Database Design – Storing Stadium Capacity for Current and Past Events

database-designsql serversql-server-2016

I am trying to design a database as a personal/passion development project to track current and historical football game information. I am having trouble with table designs that will allow me to store data that might change over a period of time. For instance, stadium capacity may grow or shrink based on a renovation of the stadium.

In this simple diagram, I have three tables:

Database Design

But with this design, I will only store the current capacity of the stadium so if Stadium A increases capacity by 5,000 in 2018 – all events before would reflect the current capacity and not the capacity when the event occurred.

My initial thought it that I would need an additional table – maybe StadiumCapacity – that would store the stadium ID, a capacity number, and the years that stadium held that capacity and possible a MostRecent column.

Does anyone have experience with designing a database for sports related information and would this be the most efficient way of tracking this information?

Best Answer

Three options:

Option One

Create a history table storing all data that can change about the stadium. This could also include its name, though its location is probably set.
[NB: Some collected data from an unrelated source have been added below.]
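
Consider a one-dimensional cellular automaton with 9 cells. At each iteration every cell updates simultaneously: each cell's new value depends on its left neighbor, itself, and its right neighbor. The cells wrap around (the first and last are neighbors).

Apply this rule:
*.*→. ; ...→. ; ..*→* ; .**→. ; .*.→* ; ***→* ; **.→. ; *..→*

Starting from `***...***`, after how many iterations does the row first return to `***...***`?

7

**.*.*.**
*..*.*..*
.***.***.
*.*...*.*
..**.**..
.*.....*.
***...***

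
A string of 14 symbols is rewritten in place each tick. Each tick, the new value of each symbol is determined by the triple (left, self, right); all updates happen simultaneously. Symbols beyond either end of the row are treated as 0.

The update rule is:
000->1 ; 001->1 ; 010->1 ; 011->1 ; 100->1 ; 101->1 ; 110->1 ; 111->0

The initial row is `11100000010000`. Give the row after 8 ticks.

tick 1: 10111111111111
tick 2: 11100000000001
tick 3: 10111111111111  (repeats tick 1; period 2)
tick 8: 11100000000001

11100000000001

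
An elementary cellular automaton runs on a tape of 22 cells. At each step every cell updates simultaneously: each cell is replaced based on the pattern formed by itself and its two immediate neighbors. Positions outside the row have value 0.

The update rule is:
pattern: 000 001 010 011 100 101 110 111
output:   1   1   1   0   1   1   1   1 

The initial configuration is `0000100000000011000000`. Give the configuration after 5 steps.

1111111111111101111111
0111111111111110111111
1011111111111111011111
1101111111111111101111
0110111111111111110111

0110111111111111110111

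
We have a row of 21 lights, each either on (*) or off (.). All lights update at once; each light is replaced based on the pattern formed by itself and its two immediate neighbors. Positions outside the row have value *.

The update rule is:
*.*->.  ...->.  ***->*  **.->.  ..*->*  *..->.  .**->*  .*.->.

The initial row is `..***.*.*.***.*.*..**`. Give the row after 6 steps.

step 1: .***......**......***
step 2: .**......**......****
step 3: .*......**......*****
step 4: .......**......******
step 5: ......**......*******
step 6: .....**......********

.....**......********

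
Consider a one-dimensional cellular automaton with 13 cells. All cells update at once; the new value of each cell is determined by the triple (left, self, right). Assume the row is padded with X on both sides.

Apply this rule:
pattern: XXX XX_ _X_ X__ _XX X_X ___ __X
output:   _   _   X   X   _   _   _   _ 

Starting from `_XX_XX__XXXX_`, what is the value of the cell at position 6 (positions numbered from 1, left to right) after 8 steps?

______X______
X_____XX_____
_X______X____
_XX_____XX___
___X______X__
X__XX_____XX_
_X___X_______
_XX__XX______
position 6 holds X

X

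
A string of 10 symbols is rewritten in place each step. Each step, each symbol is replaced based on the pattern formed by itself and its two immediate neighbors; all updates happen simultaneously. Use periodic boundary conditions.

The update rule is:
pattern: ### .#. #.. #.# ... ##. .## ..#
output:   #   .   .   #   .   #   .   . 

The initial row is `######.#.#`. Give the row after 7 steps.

#######.#.
.#######.#
#.#######.
.#.#######
#.#.######
##.#.#####
###.#.####

###.#.####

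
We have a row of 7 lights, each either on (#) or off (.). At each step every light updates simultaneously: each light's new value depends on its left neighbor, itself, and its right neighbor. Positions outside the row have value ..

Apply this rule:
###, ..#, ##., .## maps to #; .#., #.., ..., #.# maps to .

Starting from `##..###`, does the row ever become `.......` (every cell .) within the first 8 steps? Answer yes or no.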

Lets call this "StadiumHistory". Your Schedule table would then use this as its FK. The StadiumHistory table would have a FK to the Stadium table which uniquely identifies the stadium and its location.

Option Two

Ask yourself "what is my eventual goal?". The answer is probably "to create a system which can be queried really quickly, where calculations including aggregation functions of teams/goals/etc can be performed very quickly to enable me to identify likely results or predict future outcomes based on a variety of factors, or to examine trends etc from the past".
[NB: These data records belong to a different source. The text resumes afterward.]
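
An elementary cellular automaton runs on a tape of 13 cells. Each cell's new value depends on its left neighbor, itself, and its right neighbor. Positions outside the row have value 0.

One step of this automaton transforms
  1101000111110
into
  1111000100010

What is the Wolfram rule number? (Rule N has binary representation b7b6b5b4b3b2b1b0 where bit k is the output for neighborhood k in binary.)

position 8: 111 → 0  (bit 7 = 0)
position 1: 110 → 1  (bit 6 = 1)
position 2: 101 → 1  (bit 5 = 1)
position 4: 100 → 0  (bit 4 = 0)
position 0: 011 → 1  (bit 3 = 1)
position 3: 010 → 1  (bit 2 = 1)
position 6: 001 → 0  (bit 1 = 0)
position 5: 000 → 0  (bit 0 = 0)
bits b7..b0 = 01101100 = 108

108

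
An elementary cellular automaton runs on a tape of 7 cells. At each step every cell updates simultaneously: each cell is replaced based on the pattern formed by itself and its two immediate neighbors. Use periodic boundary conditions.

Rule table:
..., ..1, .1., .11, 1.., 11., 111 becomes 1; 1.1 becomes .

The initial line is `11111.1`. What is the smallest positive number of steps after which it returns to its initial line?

1

11111.1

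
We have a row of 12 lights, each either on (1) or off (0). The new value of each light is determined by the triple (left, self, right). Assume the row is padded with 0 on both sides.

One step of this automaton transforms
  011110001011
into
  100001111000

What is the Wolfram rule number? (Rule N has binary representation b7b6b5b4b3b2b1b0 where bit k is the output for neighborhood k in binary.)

23

position 2: 111 → 0  (bit 7 = 0)
position 4: 110 → 0  (bit 6 = 0)
position 9: 101 → 0  (bit 5 = 0)
position 5: 100 → 1  (bit 4 = 1)
position 1: 011 → 0  (bit 3 = 0)
position 8: 010 → 1  (bit 2 = 1)
position 0: 001 → 1  (bit 1 = 1)
position 6: 000 → 1  (bit 0 = 1)
bits b7..b0 = 00010111 = 23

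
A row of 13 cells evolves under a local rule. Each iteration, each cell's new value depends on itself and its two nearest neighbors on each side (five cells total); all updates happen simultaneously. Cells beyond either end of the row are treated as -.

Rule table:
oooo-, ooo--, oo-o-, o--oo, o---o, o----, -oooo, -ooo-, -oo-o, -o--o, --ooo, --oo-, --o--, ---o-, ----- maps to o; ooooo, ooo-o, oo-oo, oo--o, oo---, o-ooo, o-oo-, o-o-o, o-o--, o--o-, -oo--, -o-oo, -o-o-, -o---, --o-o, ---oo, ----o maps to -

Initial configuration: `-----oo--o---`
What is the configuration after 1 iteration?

ooo--o---o-oo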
If this is your eventual goal, you may want to keep your 3NF database above plus have it regularly export to another database, one which has dimension normalization - a data warehouse. Your stadium then becomes a Dimension table, probably expanded to "Location" with your results a Fact table. This Dimension table would contain values (which would often repeat) for all of the fields you have specified in Stadium. In fact, you could expand the "Location" table then to include weather information for the day, pitch condition, crowd attendance etc.

This approach has many advantages long term, but requires a new database (development) and an appropriate ETL process to load it. My experience tells me, you will eventually be building this if your database records historical information and you want to begin aggregating information for trend analysis. If you find yourself writing history tables for everything, you will find the interfaces for this difficult to maintain in your current database.

Option Three

Forget about anything that changes. Is it really important that you record the capacity on any day? If not, don't worry about the history of recording stadium capacity. Your database then only contains the most up to date stadium information.

This is the simplest option - it means you don't have to change your database design.